No nuclear power plant has ever been established in Norway; however, the country has a legal framework for licensing the construction and operation of nuclear installations. Also, four research reactors have been built in Norway. The four reactors were located in Kjeller and Halden and were as follows:
- Kjeller reactors at Institute for Energy Technology
  - NORA (activated 1961, shut down 1967)
  - JEEP I (activated 1951, shut down 1967)
  - JEEP II (activated 1966, shut down 2018)
- Halden reactor
  - HBWR - Halden Boiling Water Reactor (activated 1958, shut down 2018)

In 2019, Norway's last remaining nuclear reactor left in operation, the JEEP II reactor at Kjeller, was shut down after more than 50 years of service. In 2021, the Norwegian Green Party stated their support for development of nuclear energy as an alternative source of energy in order to reach the IPCC's goal of preventing global warming by 1.5 degrees.

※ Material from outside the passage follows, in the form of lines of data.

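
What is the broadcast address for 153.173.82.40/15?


Network: 153.172.0.0/15
Host bits = 17
Set all host bits to 1:
Broadcast: 153.173.255.255


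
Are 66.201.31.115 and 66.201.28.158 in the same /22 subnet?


Mask: 255.255.252.0
66.201.31.115 AND mask = 66.201.28.0
66.201.28.158 AND mask = 66.201.28.0
Yes, same subnet (66.201.28.0)


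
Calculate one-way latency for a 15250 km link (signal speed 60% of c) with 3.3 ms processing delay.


Speed = 0.6 * 3e5 km/s = 180000 km/s
Propagation delay = 15250 / 180000 = 0.0847 s = 84.7222 ms
Processing delay = 3.3 ms
Total one-way latency = 88.0222 ms


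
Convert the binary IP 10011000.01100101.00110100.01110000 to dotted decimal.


10011000 = 152
01100101 = 101
00110100 = 52
01110000 = 112
IP: 152.101.52.112


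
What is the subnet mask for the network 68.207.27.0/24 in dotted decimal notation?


/24 means 24 network bits, 8 host bits
Binary: 11111111111111111111111100000000
Mask: 255.255.255.0


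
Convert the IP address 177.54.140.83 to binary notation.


177 = 10110001
54 = 00110110
140 = 10001100
83 = 01010011
Binary: 10110001.00110110.10001100.01010011


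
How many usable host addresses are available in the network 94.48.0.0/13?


Host bits = 32 - 13 = 19
Total addresses = 2^19 = 524288
Usable = total - 2 (network and broadcast)
Usable hosts: 524286


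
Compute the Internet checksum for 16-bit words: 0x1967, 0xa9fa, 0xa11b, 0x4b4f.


Sum all words (with carry folding):
+ 0x1967 = 0x1967
+ 0xa9fa = 0xc361
+ 0xa11b = 0x647d
+ 0x4b4f = 0xafcc
One's complement: ~0xafcc
Checksum = 0x5033


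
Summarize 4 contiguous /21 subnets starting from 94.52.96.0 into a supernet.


Original prefix: /21
Number of subnets: 4 = 2^2
New prefix = 21 - 2 = 19
Supernet: 94.52.96.0/19


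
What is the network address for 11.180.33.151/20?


IP:   00001011.10110100.00100001.10010111
Mask: 11111111.11111111.11110000.00000000
AND operation:
Net:  00001011.10110100.00100000.00000000
Network: 11.180.32.0/20


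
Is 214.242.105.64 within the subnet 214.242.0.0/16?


Subnet network: 214.242.0.0
Test IP AND mask: 214.242.0.0
Yes, 214.242.105.64 is in 214.242.0.0/16


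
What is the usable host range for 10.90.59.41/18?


Network: 10.90.0.0
Broadcast: 10.90.63.255
First usable = network + 1
Last usable = broadcast - 1
Range: 10.90.0.1 to 10.90.63.254


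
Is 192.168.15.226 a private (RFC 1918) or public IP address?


RFC 1918 private ranges:
  10.0.0.0/8 (10.0.0.0 - 10.255.255.255)
  172.16.0.0/12 (172.16.0.0 - 172.31.255.255)
  192.168.0.0/16 (192.168.0.0 - 192.168.255.255)
Private (in 192.168.0.0/16)


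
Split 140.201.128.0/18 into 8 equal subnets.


New prefix = 18 + 3 = 21
Each subnet has 2048 addresses
  140.201.128.0/21
  140.201.136.0/21
  140.201.144.0/21
  140.201.152.0/21
  140.201.160.0/21
  140.201.168.0/21
  140.201.176.0/21
  140.201.184.0/21
Subnets: 140.201.128.0/21, 140.201.136.0/21, 140.201.144.0/21, 140.201.152.0/21, 140.201.160.0/21, 140.201.168.0/21, 140.201.176.0/21, 140.201.184.0/21


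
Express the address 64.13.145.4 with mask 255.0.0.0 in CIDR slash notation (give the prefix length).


Binary: 11111111.00000000.00000000.00000000
Count leading 1s
Prefix: /8


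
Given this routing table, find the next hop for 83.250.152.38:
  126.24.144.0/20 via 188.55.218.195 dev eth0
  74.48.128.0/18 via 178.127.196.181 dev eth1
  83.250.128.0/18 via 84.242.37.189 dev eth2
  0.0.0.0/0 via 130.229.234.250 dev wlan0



Longest prefix match for 83.250.152.38:
  /20 126.24.144.0: no
  /18 74.48.128.0: no
  /18 83.250.128.0: MATCH
  /0 0.0.0.0: MATCH
Selected: next-hop 84.242.37.189 via eth2 (matched /18)


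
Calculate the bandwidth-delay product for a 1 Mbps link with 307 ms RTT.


BDP = bandwidth * RTT
= 1 Mbps * 307 ms
= 1 * 1e6 * 307 / 1000 bits
= 307000 bits
= 38375 bytes
= 37.4756 KB
BDP = 307000 bits (38375 bytes)


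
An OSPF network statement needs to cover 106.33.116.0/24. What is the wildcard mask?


Subnet mask: 255.255.255.0
Wildcard = 255.255.255.255 - subnet mask
255 - 255 = 0
255 - 255 = 0
255 - 255 = 0
255 - 0 = 255
Wildcard: 0.0.0.255


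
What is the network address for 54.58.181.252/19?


IP:   00110110.00111010.10110101.11111100
Mask: 11111111.11111111.11100000.00000000
AND operation:
Net:  00110110.00111010.10100000.00000000
Network: 54.58.160.0/19


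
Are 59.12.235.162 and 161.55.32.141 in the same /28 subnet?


Mask: 255.255.255.240
59.12.235.162 AND mask = 59.12.235.160
161.55.32.141 AND mask = 161.55.32.128
No, different subnets (59.12.235.160 vs 161.55.32.128)


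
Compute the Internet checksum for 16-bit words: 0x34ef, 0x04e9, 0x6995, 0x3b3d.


Sum all words (with carry folding):
+ 0x34ef = 0x34ef
+ 0x04e9 = 0x39d8
+ 0x6995 = 0xa36d
+ 0x3b3d = 0xdeaa
One's complement: ~0xdeaa
Checksum = 0x2155


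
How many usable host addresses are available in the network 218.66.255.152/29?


Host bits = 32 - 29 = 3
Total addresses = 2^3 = 8
Usable = total - 2 (network and broadcast)
Usable hosts: 6


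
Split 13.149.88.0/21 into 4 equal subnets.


New prefix = 21 + 2 = 23
Each subnet has 512 addresses
  13.149.88.0/23
  13.149.90.0/23
  13.149.92.0/23
  13.149.94.0/23
Subnets: 13.149.88.0/23, 13.149.90.0/23, 13.149.92.0/23, 13.149.94.0/23


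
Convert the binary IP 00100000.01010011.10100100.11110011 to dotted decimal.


00100000 = 32
01010011 = 83
10100100 = 164
11110011 = 243
IP: 32.83.164.243


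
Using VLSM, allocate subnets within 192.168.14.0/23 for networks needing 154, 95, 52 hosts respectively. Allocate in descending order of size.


154 hosts -> /24 (254 usable): 192.168.14.0/24
95 hosts -> /25 (126 usable): 192.168.15.0/25
52 hosts -> /26 (62 usable): 192.168.15.128/26
Allocation: 192.168.14.0/24 (154 hosts, 254 usable); 192.168.15.0/25 (95 hosts, 126 usable); 192.168.15.128/26 (52 hosts, 62 usable)


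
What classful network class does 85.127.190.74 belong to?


First octet: 85
Binary: 01010101
0xxxxxxx -> Class A (1-126)
Class A, default mask 255.0.0.0 (/8)


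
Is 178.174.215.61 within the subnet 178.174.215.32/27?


Subnet network: 178.174.215.32
Test IP AND mask: 178.174.215.32
Yes, 178.174.215.61 is in 178.174.215.32/27


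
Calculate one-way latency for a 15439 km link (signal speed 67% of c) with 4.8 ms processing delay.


Speed = 0.67 * 3e5 km/s = 201000 km/s
Propagation delay = 15439 / 201000 = 0.0768 s = 76.8109 ms
Processing delay = 4.8 ms
Total one-way latency = 81.6109 ms


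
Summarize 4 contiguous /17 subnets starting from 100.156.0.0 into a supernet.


Original prefix: /17
Number of subnets: 4 = 2^2
New prefix = 17 - 2 = 15
Supernet: 100.156.0.0/15


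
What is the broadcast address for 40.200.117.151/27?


Network: 40.200.117.128/27
Host bits = 5
Set all host bits to 1:
Broadcast: 40.200.117.159


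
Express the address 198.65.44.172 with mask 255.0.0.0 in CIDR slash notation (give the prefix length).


Binary: 11111111.00000000.00000000.00000000
Count leading 1s
Prefix: /8


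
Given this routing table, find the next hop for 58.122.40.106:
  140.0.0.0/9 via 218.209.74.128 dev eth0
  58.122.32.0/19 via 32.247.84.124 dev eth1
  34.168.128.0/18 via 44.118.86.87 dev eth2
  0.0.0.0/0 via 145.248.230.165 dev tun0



Longest prefix match for 58.122.40.106:
  /9 140.0.0.0: no
  /19 58.122.32.0: MATCH
  /18 34.168.128.0: no
  /0 0.0.0.0: MATCH
Selected: next-hop 32.247.84.124 via eth1 (matched /19)


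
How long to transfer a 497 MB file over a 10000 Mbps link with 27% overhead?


Effective throughput = 10000 * (1 - 27/100) = 7300 Mbps
File size in Mb = 497 * 8 = 3976 Mb
Time = 3976 / 7300
Time = 0.5447 seconds


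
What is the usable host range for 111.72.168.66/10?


Network: 111.64.0.0
Broadcast: 111.127.255.255
First usable = network + 1
Last usable = broadcast - 1
Range: 111.64.0.1 to 111.127.255.254


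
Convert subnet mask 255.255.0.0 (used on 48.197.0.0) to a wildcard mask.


Subnet mask: 255.255.0.0
Wildcard = 255.255.255.255 - subnet mask
255 - 255 = 0
255 - 255 = 0
255 - 0 = 255
255 - 0 = 255
Wildcard: 0.0.255.255


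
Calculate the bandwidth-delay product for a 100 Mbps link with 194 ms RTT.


BDP = bandwidth * RTT
= 100 Mbps * 194 ms
= 100 * 1e6 * 194 / 1000 bits
= 19400000 bits
= 2425000 bytes
= 2368.1641 KB
BDP = 19400000 bits (2425000 bytes)


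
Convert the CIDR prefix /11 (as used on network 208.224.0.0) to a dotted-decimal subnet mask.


/11 means 11 network bits, 21 host bits
Binary: 11111111111000000000000000000000
Mask: 255.224.0.0


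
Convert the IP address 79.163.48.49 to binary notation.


79 = 01001111
163 = 10100011
48 = 00110000
49 = 00110001
Binary: 01001111.10100011.00110000.00110001


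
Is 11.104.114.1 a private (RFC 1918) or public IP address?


RFC 1918 private ranges:
  10.0.0.0/8 (10.0.0.0 - 10.255.255.255)
  172.16.0.0/12 (172.16.0.0 - 172.31.255.255)
  192.168.0.0/16 (192.168.0.0 - 192.168.255.255)
Public (not in any RFC 1918 range)


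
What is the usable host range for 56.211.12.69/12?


Network: 56.208.0.0
Broadcast: 56.223.255.255
First usable = network + 1
Last usable = broadcast - 1
Range: 56.208.0.1 to 56.223.255.254


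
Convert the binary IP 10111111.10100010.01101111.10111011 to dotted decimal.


10111111 = 191
10100010 = 162
01101111 = 111
10111011 = 187
IP: 191.162.111.187


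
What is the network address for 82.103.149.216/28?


IP:   01010010.01100111.10010101.11011000
Mask: 11111111.11111111.11111111.11110000
AND operation:
Net:  01010010.01100111.10010101.11010000
Network: 82.103.149.208/28


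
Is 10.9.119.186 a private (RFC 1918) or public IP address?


RFC 1918 private ranges:
  10.0.0.0/8 (10.0.0.0 - 10.255.255.255)
  172.16.0.0/12 (172.16.0.0 - 172.31.255.255)
  192.168.0.0/16 (192.168.0.0 - 192.168.255.255)
Private (in 10.0.0.0/8)


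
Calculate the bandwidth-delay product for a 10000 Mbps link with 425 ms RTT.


BDP = bandwidth * RTT
= 10000 Mbps * 425 ms
= 10000 * 1e6 * 425 / 1000 bits
= 4250000000 bits
= 531250000 bytes
= 518798.8281 KB
BDP = 4250000000 bits (531250000 bytes)


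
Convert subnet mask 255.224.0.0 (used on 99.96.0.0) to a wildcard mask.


Subnet mask: 255.224.0.0
Wildcard = 255.255.255.255 - subnet mask
255 - 255 = 0
255 - 224 = 31
255 - 0 = 255
255 - 0 = 255
Wildcard: 0.31.255.255


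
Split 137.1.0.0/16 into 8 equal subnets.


New prefix = 16 + 3 = 19
Each subnet has 8192 addresses
  137.1.0.0/19
  137.1.32.0/19
  137.1.64.0/19
  137.1.96.0/19
  137.1.128.0/19
  137.1.160.0/19
  137.1.192.0/19
  137.1.224.0/19
Subnets: 137.1.0.0/19, 137.1.32.0/19, 137.1.64.0/19, 137.1.96.0/19, 137.1.128.0/19, 137.1.160.0/19, 137.1.192.0/19, 137.1.224.0/19


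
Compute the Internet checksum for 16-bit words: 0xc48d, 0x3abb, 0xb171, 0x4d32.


Sum all words (with carry folding):
+ 0xc48d = 0xc48d
+ 0x3abb = 0xff48
+ 0xb171 = 0xb0ba
+ 0x4d32 = 0xfdec
One's complement: ~0xfdec
Checksum = 0x0213


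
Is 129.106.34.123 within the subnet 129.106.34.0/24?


Subnet network: 129.106.34.0
Test IP AND mask: 129.106.34.0
Yes, 129.106.34.123 is in 129.106.34.0/24


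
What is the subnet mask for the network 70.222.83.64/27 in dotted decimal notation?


/27 means 27 network bits, 5 host bits
Binary: 11111111111111111111111111100000
Mask: 255.255.255.224


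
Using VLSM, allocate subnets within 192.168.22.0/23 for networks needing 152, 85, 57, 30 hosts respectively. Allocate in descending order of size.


152 hosts -> /24 (254 usable): 192.168.22.0/24
85 hosts -> /25 (126 usable): 192.168.23.0/25
57 hosts -> /26 (62 usable): 192.168.23.128/26
30 hosts -> /27 (30 usable): 192.168.23.192/27
Allocation: 192.168.22.0/24 (152 hosts, 254 usable); 192.168.23.0/25 (85 hosts, 126 usable); 192.168.23.128/26 (57 hosts, 62 usable); 192.168.23.192/27 (30 hosts, 30 usable)


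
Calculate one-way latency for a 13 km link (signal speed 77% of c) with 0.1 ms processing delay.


Speed = 0.77 * 3e5 km/s = 231000 km/s
Propagation delay = 13 / 231000 = 0.0001 s = 0.0563 ms
Processing delay = 0.1 ms
Total one-way latency = 0.1563 ms


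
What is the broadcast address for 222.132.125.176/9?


Network: 222.128.0.0/9
Host bits = 23
Set all host bits to 1:
Broadcast: 222.255.255.255


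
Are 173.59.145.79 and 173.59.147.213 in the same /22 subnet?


Mask: 255.255.252.0
173.59.145.79 AND mask = 173.59.144.0
173.59.147.213 AND mask = 173.59.144.0
Yes, same subnet (173.59.144.0)


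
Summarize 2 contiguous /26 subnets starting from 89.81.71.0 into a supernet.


Original prefix: /26
Number of subnets: 2 = 2^1
New prefix = 26 - 1 = 25
Supernet: 89.81.71.0/25


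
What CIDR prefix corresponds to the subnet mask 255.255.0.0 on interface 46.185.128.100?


Binary: 11111111.11111111.00000000.00000000
Count leading 1s
Prefix: /16


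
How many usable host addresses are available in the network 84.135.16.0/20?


Host bits = 32 - 20 = 12
Total addresses = 2^12 = 4096
Usable = total - 2 (network and broadcast)
Usable hosts: 4094


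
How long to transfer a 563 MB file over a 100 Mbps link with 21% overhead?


Effective throughput = 100 * (1 - 21/100) = 79 Mbps
File size in Mb = 563 * 8 = 4504 Mb
Time = 4504 / 79
Time = 57.0127 seconds


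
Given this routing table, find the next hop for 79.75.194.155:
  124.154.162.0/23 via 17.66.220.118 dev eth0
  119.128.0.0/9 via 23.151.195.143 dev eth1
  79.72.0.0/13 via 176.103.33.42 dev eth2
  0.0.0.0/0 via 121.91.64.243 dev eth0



Longest prefix match for 79.75.194.155:
  /23 124.154.162.0: no
  /9 119.128.0.0: no
  /13 79.72.0.0: MATCH
  /0 0.0.0.0: MATCH
Selected: next-hop 176.103.33.42 via eth2 (matched /13)


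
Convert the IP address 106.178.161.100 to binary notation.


106 = 01101010
178 = 10110010
161 = 10100001
100 = 01100100
Binary: 01101010.10110010.10100001.01100100


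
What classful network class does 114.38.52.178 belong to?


First octet: 114
Binary: 01110010
0xxxxxxx -> Class A (1-126)
Class A, default mask 255.0.0.0 (/8)


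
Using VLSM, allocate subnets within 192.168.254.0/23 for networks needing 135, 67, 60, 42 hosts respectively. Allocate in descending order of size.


135 hosts -> /24 (254 usable): 192.168.254.0/24
67 hosts -> /25 (126 usable): 192.168.255.0/25
60 hosts -> /26 (62 usable): 192.168.255.128/26
42 hosts -> /26 (62 usable): 192.168.255.192/26
Allocation: 192.168.254.0/24 (135 hosts, 254 usable); 192.168.255.0/25 (67 hosts, 126 usable); 192.168.255.128/26 (60 hosts, 62 usable); 192.168.255.192/26 (42 hosts, 62 usable)


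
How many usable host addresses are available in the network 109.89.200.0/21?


Host bits = 32 - 21 = 11
Total addresses = 2^11 = 2048
Usable = total - 2 (network and broadcast)
Usable hosts: 2046


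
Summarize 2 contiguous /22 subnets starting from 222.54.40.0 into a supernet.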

In 2020 it was estimated dismantling the Halden and Kjeller research reactors and restoring the sites to unrestricted use will cost about NOK20 billion (US$2 billion) and take 20 to 25 years.

There has been discussions about the possible usage of nuclear energy, which is supported by some industry leaders. Statkraft together with Vattenfall, Fortum and the energy investment company Scatec announced plans to investigate building of a thorium-fueled power plant in 2007 which was never realized.
In 2010, Aker Solutions purchased patents from Nobel Prize winning physicist Carlo Rubbia for the design of a proton accelerator-based thorium nuclear power plant, but was subsequently sold to Jacobs Engineering Group in 2011.
In late 2012, Norway's privately owned Thor Energy, in collaboration with the government and Westinghouse, announced a four-year trial using thorium in an existing nuclear reactor.